Object Equality – Hash Codes & LINQ Extensions

Reference equality is the default comparator for objects in .Net, but it is seldom what I want when coding. More often I want to know if objects are the same based on the state they contain. Changing object equality comparison is as easy as overriding the Equals method. Yet, when you are using LINQ extension methods such as Distinct() or Contains() there are a few things to be aware of.

In Domain Driven Design (DDD) the value object pattern is frequently used.. Value objects in DDD don't need their own identity. They are identified by the uniqueness of all the information they contain. For example consider an Address object that has several fields (Street, City, State, Zip).

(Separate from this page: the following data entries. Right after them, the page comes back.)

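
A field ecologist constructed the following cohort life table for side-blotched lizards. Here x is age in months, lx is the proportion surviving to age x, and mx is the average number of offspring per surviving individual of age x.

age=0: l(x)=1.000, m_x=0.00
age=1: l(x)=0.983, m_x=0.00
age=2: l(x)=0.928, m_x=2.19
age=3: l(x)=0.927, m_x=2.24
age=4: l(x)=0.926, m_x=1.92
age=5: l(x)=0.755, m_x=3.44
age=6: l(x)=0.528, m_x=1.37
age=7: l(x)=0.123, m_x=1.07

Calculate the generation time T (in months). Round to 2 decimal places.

lx·mx: 0, 0, 2.03232, 2.07648, 1.77792, 2.5972, 0.72336, 0.13161 → R0 = 9.33889
x·lx·mx: 0, 0, 4.06464, 6.22944, 7.11168, 12.986, 4.34016, 0.92127 → Σ = 35.65319
T = 35.65319 / 9.33889 = 3.817712… → 3.82

3.82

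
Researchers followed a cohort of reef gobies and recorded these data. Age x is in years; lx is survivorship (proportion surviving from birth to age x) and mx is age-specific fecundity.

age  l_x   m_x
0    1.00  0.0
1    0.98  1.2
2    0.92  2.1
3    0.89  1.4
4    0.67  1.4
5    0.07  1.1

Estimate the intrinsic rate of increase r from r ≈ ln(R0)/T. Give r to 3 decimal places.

R0 = Σ lx·mx = 0 + 1.176 + 1.932 + 1.246 + 0.938 + 0.077 = 5.369
Σ x·lx·mx = 12.915; T = 12.915/5.369 = 2.40548…
r ≈ ln(R0)/T = ln(5.369)/2.40548… = 0.69867… → 0.699

0.699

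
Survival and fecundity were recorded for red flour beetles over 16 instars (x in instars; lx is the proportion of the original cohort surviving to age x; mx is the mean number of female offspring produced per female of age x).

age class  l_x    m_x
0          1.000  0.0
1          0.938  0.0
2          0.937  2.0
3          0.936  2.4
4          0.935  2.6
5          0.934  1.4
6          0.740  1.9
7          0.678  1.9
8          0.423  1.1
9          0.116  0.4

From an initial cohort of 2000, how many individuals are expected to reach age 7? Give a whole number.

Expected survivors = N0 · l_7 = 2000 × 0.678 = 1356 → 1356

1356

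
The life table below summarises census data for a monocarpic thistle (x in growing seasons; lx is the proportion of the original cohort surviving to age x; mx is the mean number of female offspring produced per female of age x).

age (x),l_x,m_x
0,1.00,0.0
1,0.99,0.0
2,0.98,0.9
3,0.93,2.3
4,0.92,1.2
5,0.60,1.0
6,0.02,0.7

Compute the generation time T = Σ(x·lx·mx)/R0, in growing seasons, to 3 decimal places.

lx·mx: 0, 0, 0.882, 2.139, 1.104, 0.6, 0.014 → R0 = 4.739
x·lx·mx: 0, 0, 1.764, 6.417, 4.416, 3, 0.084 → Σ = 15.681
T = 15.681 / 4.739 = 3.308926… → 3.309

3.309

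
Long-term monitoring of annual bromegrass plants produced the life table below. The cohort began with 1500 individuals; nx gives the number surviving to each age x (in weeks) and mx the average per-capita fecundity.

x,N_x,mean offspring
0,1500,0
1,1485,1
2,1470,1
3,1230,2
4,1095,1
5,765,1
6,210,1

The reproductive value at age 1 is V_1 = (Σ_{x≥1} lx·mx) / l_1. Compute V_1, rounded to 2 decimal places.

lx = nx/n0 = nx/1500: 1, 0.99, 0.98, 0.82, 0.73, 0.51, 0.14
lx·mx for x ≥ 1: 0.99, 0.98, 1.64, 0.73, 0.51, 0.14 → sum = 4.99
V_1 = 4.99 / l_1 = 4.99 / 0.99 = 5.040404… → 5.04

5.04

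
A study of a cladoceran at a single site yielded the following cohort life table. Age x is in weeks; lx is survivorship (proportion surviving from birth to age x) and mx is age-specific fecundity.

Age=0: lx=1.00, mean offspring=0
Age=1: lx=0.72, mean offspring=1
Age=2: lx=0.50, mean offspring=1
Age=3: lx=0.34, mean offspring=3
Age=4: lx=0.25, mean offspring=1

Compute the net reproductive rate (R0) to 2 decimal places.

2.49

lx·mx by age: 0, 0.72, 0.5, 1.02, 0.25
R0 = Σ lx·mx = 2.49 → 2.49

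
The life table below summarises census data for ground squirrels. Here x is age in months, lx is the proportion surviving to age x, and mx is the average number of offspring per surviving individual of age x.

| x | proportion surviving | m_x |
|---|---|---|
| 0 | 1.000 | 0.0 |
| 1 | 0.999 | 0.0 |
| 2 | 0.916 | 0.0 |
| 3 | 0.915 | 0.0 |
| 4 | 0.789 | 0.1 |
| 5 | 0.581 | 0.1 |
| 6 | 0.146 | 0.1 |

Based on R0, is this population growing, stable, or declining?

declining

R0 = Σ lx·mx = 0 + 0 + 0 + 0 + 0.0789 + 0.0581 + 0.0146 = 0.1516
R0 < 1, so the population is declining.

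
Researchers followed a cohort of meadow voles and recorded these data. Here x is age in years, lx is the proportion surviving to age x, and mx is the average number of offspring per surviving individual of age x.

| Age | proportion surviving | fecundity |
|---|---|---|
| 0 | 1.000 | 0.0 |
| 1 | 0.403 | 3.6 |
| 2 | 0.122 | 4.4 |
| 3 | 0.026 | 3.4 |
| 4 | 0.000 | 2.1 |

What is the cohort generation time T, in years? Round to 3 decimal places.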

No address is the same as another, unless all the field values are equal.

Imagine that we have a list of customer addresses and we want to return only the unique addresses.

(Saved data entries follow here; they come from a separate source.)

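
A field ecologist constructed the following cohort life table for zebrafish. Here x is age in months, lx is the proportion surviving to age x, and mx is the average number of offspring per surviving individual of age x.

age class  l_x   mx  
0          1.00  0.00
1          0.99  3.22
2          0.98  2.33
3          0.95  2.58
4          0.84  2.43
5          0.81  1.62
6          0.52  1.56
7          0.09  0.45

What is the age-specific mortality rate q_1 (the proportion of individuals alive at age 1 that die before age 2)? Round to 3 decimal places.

q_1 = (l_1 − l_2) / l_1 = (0.99 − 0.98) / 0.99
     = 0.01 / 0.99 = 0.010101… → 0.010

0.010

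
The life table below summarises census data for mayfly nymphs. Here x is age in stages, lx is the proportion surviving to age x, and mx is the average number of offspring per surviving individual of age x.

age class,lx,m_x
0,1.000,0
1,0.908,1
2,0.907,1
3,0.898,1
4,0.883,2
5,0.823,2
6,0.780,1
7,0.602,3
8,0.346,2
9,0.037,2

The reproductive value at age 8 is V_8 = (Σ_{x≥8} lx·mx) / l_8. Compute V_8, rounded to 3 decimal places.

lx·mx for x ≥ 8: 0.692, 0.074 → sum = 0.766
V_8 = 0.766 / l_8 = 0.766 / 0.346 = 2.213873… → 2.214

2.214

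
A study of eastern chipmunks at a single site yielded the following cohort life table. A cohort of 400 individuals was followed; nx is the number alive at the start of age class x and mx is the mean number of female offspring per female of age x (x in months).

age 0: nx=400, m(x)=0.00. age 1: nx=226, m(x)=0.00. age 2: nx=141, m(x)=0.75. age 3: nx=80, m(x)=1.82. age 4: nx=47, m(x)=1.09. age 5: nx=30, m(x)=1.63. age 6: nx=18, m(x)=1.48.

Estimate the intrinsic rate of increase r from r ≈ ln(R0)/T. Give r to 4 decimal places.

lx = nx/n0 = nx/400: 1, 0.565, 0.3525, 0.2, 0.1175, 0.075, 0.045
R0 = Σ lx·mx = 0 + 0 + 0.26438… + 0.364 + 0.12808… + 0.12225 + 0.0666 = 0.9453
Σ x·lx·mx = 3.1439; T = 3.1439/0.9453 = 3.32582…
r ≈ ln(R0)/T = ln(0.9453)/3.32582… = -0.016914… → -0.0169

-0.0169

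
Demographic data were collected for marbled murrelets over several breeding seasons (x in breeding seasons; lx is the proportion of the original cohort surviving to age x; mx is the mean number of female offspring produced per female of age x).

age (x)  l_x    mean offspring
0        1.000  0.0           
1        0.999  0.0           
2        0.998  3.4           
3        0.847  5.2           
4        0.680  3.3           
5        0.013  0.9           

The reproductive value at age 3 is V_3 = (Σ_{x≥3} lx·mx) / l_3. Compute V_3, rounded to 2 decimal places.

7.86

lx·mx for x ≥ 3: 4.4044, 2.244, 0.0117 → sum = 6.6601
V_3 = 6.6601 / l_3 = 6.6601 / 0.847 = 7.863164… → 7.86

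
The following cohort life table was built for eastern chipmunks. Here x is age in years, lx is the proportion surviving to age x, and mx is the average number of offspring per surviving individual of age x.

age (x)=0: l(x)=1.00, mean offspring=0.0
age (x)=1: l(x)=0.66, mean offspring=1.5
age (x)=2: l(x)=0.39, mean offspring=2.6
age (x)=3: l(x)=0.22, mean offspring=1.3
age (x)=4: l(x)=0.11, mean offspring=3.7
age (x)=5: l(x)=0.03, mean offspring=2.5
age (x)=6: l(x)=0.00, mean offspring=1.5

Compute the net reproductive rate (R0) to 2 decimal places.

2.77

lx·mx by age: 0, 0.99, 1.014, 0.286, 0.407, 0.075, 0
R0 = Σ lx·mx = 2.772 → 2.77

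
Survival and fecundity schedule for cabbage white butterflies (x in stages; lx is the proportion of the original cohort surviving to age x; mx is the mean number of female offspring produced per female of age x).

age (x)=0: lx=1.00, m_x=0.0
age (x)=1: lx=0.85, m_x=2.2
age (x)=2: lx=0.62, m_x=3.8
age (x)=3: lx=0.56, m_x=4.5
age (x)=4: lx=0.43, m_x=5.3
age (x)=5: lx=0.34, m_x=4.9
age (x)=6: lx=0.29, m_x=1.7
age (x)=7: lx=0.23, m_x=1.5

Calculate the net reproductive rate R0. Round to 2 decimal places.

lx·mx by age: 0, 1.87, 2.356, 2.52, 2.279, 1.666, 0.493, 0.345
R0 = Σ lx·mx = 11.529 → 11.53

11.53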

 var addresses = new List<Address>() {
      Address = new Address("102 Birch", "Spring", "TX", 77777),
      Address = new Address("304 Elm", "Newport", "MA", 33234),
      Address =  new Address("102 Birch", "Spring", "TX", 77777)
};

var uniqueAddresses = addresses.Distinct();

Distinct calls the GenericEqualityComparer. This in turn uses the Equals & GetHashCode methods on the objects in the collection. GetHashCode is called to determine possible equality. Equals is called to determine absolute equality. Overriding GetHashCode is important in making the Distinct method work with the GenericEqualityComparer. If you fail to override GetHashCode, you will find the Distinct method does not work right. If LINQ collection extensions aren't working as expected this is likely the cause.

Guidelines for Object Equality & Hash Codes – If you have two objects considered equal then they should return the same hash. – Hash codes on mutable objects should be calculated off immutable fields. This keeps the hash the same through the object lifetime. – If you are using LINQ methods be sure that your objects aren't mutating and causing a hash code change. If for whatever reason you need to mutate objects in a collection, consider returning 1 as the hash. Caution: this will have a performance impact.

For a more in-depth look at all the things to consider, checkout this post by Eric Lippert.

A few more things to think about... LINQ collection extensions that do comparison allow passing in a EqualityComparer function. This is great as long as you control all the places in code where you need comparison. Beware of third party APIs that may have calls that would use the GenericEqualityComparer. Also, if you override equals, you may want to seal you class. This will prevent inherited classes from creating an incorrect Equals implementation. Lastly, override the equality (==) and inequality operators (!=) to avoid accidental comparison bugs.